The Sierra Club’s Ray said that a change in state trapping law would apply to BLM sites. The state Game and Fish Department is in charge of wildlife “no matter where it is,” she said.
Sgt. Ben Otero of New Mexico Game and Fish did not return a phone message from the Journal Tuesday. The department issues trapping licenses for $20 apiece.
A call to the BLM’s chief communications director was met with a recorded message that states she will not be able to respond to messages due to the partial shutdown of the federal government.
Any bill to restrict trapping can expect opposition from the New Mexico Trappers Association, which states on its website that part of its purpose is “to oppose any proposed legislation which would impose unreasonable restrictions on the taking of furbearing or predator animals, or the sale of their pelts; to demand the revision or repeal of any existing law or regulation of the same nature.”

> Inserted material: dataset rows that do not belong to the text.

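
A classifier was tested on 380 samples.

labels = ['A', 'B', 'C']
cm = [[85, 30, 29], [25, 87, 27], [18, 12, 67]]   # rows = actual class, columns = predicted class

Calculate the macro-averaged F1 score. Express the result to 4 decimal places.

Per-class F1 score (2·TP/(2·TP+FP+FN)):
  A: TP=85, FP=25+18=43, FN=30+29=59 → 170/272 = 0.62500
  B: TP=87, FP=30+12=42, FN=25+27=52 → 174/268 = 0.64925
  C: TP=67, FP=29+27=56, FN=18+12=30 → 134/220 = 0.60909
Macro-F1 score = mean = (0.62500 + 0.64925 + 0.60909) / 3 = 0.6278

0.6278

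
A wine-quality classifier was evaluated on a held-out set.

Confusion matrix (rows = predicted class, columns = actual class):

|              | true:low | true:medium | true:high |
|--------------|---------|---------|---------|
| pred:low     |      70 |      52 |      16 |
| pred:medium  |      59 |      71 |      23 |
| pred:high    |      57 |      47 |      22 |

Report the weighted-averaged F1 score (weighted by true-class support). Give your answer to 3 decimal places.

0.406

Per-class F1 score (2·TP/(2·TP+FP+FN)):
  low: TP=70, FP=52+16=68, FN=59+57=116 → 140/324 = 0.4321
  medium: TP=71, FP=59+23=82, FN=52+47=99 → 142/323 = 0.4396
  high: TP=22, FP=57+47=104, FN=16+23=39 → 44/187 = 0.2353
Weighted-F1 score = Σ (supportᵢ/N)·F1 scoreᵢ with N=417: (186/417)·0.4321 + (170/417)·0.4396 + (61/417)·0.2353 = 0.406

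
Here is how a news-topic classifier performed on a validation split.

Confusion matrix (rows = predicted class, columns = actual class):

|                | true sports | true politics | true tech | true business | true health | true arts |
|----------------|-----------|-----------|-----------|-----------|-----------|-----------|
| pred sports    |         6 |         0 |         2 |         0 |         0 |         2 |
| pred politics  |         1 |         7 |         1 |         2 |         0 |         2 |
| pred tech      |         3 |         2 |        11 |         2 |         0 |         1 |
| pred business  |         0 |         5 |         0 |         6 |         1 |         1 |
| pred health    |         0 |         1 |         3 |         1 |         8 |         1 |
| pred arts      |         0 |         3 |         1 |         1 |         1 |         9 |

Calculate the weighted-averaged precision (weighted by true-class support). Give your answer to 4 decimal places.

0.5591

Per-class precision (TP/(TP+FP)):
  sports: TP=6, FP=0+2+0+0+2=4 → 6/10 = 0.60000
  politics: TP=7, FP=1+1+2+0+2=6 → 7/13 = 0.53846
  tech: TP=11, FP=3+2+2+0+1=8 → 11/19 = 0.57895
  business: TP=6, FP=0+5+0+1+1=7 → 6/13 = 0.46154
  health: TP=8, FP=0+1+3+1+1=6 → 8/14 = 0.57143
  arts: TP=9, FP=0+3+1+1+1=6 → 9/15 = 0.60000
Weighted-precision = Σ (supportᵢ/N)·precisionᵢ with N=84: (10/84)·0.60000 + (18/84)·0.53846 + (18/84)·0.57895 + (12/84)·0.46154 + (10/84)·0.57143 + (16/84)·0.60000 = 0.5591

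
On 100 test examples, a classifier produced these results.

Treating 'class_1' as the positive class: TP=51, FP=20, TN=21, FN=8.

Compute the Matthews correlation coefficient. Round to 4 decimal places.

0.4082

MCC = (TP·TN − FP·FN) / √((TP+FP)(TP+FN)(TN+FP)(TN+FN))
Numerator = 51·21 − 20·8 = 911
Denominator = √(71·59·41·29) = √4980721 = 2231.7529
MCC = 911 / 2231.7529 = 0.4082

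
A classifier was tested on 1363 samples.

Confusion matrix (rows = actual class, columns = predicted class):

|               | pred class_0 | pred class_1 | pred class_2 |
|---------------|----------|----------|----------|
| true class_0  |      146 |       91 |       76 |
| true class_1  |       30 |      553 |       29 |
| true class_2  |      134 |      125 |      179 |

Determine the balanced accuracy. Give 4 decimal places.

0.5929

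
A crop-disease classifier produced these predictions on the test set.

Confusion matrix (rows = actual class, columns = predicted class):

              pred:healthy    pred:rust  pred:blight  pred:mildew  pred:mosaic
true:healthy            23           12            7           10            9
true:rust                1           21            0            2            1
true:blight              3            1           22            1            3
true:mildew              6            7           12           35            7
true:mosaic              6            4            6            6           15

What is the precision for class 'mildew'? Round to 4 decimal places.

0.6481

Take TP from the diagonal, FP from the rest of the 'mildew' prediction marginal, FN from the rest of the 'mildew' actual marginal.
precision = TP/(TP+FP).
mildew: TP=35, FP=10+2+1+6=19 → 35/54 = 0.64815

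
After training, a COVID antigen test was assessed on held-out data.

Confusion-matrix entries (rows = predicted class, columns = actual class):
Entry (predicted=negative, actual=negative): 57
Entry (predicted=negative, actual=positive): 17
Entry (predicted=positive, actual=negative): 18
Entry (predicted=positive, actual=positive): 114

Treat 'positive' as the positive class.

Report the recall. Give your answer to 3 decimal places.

0.870

Recall = TP/(TP+FN) = 114/(114+17) = 114/131 = 0.870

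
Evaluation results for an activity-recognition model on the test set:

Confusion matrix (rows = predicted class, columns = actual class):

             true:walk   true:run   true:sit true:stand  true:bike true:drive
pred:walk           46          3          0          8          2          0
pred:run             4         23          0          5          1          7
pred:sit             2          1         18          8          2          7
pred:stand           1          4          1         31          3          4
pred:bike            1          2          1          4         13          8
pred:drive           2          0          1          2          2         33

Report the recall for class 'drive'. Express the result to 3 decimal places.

Treat 'drive' as positive and all other classes as negative.
recall = TP/(TP+FN).
drive: TP=33, FN=0+7+7+4+8=26 → 33/59 = 0.5593

0.559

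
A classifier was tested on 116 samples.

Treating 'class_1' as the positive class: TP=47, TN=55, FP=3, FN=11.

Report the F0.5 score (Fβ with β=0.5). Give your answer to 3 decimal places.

0.911

Fβ = (1+β²)·TP / ((1+β²)·TP + β²·FN + FP), with β²=1/4
= 1.25·47 / (1.25·47 + 0.25·11 + 3) = 0.911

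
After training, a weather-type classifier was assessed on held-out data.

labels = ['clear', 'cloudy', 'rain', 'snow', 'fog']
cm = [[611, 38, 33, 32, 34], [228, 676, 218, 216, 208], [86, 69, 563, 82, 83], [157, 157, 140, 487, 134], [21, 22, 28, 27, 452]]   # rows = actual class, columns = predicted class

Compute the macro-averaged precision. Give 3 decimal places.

Per-class precision (TP/(TP+FP)):
  clear: TP=611, FP=228+86+157+21=492 → 611/1103 = 0.5539
  cloudy: TP=676, FP=38+69+157+22=286 → 676/962 = 0.7027
  rain: TP=563, FP=33+218+140+28=419 → 563/982 = 0.5733
  snow: TP=487, FP=32+216+82+27=357 → 487/844 = 0.5770
  fog: TP=452, FP=34+208+83+134=459 → 452/911 = 0.4962
Macro-precision = mean = (0.5539 + 0.7027 + 0.5733 + 0.5770 + 0.4962) / 5 = 0.581

0.581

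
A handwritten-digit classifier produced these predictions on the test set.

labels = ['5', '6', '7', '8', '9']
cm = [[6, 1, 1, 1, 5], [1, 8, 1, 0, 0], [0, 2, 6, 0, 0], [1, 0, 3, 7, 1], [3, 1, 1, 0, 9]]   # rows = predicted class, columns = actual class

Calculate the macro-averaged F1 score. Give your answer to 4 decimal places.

0.6256

Per-class F1 score (2·TP/(2·TP+FP+FN)):
  5: TP=6, FP=1+1+1+5=8, FN=1+0+1+3=5 → 12/25 = 0.48000
  6: TP=8, FP=1+1+0+0=2, FN=1+2+0+1=4 → 16/22 = 0.72727
  7: TP=6, FP=0+2+0+0=2, FN=1+1+3+1=6 → 12/20 = 0.60000
  8: TP=7, FP=1+0+3+1=5, FN=1+0+0+0=1 → 14/20 = 0.70000
  9: TP=9, FP=3+1+1+0=5, FN=5+0+0+1=6 → 18/29 = 0.62069
Macro-F1 score = mean = (0.48000 + 0.72727 + 0.60000 + 0.70000 + 0.62069) / 5 = 0.6256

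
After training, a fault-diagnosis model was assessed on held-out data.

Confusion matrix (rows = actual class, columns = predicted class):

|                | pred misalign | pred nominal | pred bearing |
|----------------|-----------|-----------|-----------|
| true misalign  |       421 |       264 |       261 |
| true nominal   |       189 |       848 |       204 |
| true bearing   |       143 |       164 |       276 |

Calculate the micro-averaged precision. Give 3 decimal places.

0.558

Micro-averaging pools counts across classes: ΣTP=1545, ΣFP=1225, ΣFN=1225.
Micro-precision = TP/(TP+FP) on pooled counts = 0.558 (equals overall accuracy in single-label multiclass).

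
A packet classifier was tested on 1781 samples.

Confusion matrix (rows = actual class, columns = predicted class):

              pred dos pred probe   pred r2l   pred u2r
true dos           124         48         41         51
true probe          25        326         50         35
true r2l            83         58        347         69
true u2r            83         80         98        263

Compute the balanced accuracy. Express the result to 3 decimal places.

0.586

Balanced accuracy = mean of per-class recall.
  dos: recall = 124/264 = 0.4697
  probe: recall = 326/436 = 0.7477
  r2l: recall = 347/557 = 0.6230
  u2r: recall = 263/524 = 0.5019
Mean = (0.4697 + 0.7477 + 0.6230 + 0.5019) / 4 = 0.586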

Efforts to reach someone with the NMTA for comment on Tuesday were unsuccessful.
According to its website, the NMTA works to promote the wise use of renewable fur resources and “educating the public as to the necessity of trapping and harvesting fur-bearing populations.” It also educates and trains youths and others about trapping for “sport, economic gain, or protection of livestock and other property.”
NMTA says that trapping is part of New Mexico’s rich heritage and that for some families trapping is a way of life and a sole source of income.
Newly elected Land Commissioner Stephanie Garcia Richard is pledging to remove what she said are outdated and dangerous devices from state trust lands.
“New Mexico’s future depends on healthy lands and sustainable ecosystems. Traps and snares on public land are dangerous, inhumane, environmentally destructive, and they have no place in a 21st Century economy,” Garcia Richard said in the news release from anti-trapping and other groups that announced the grim death of Roxy the dog.
Ray said she understands that traps can serve a good purpose in cases where a mountain lion poses a threat, or an endangered species needs protection.
“So there are a lot of exceptions,” she said. “But what we don’t want is the indiscriminate setting of traps. We promote our public lands and our outdoor spaces to people from other states and the time has come to stop putting people and their animals at risk.”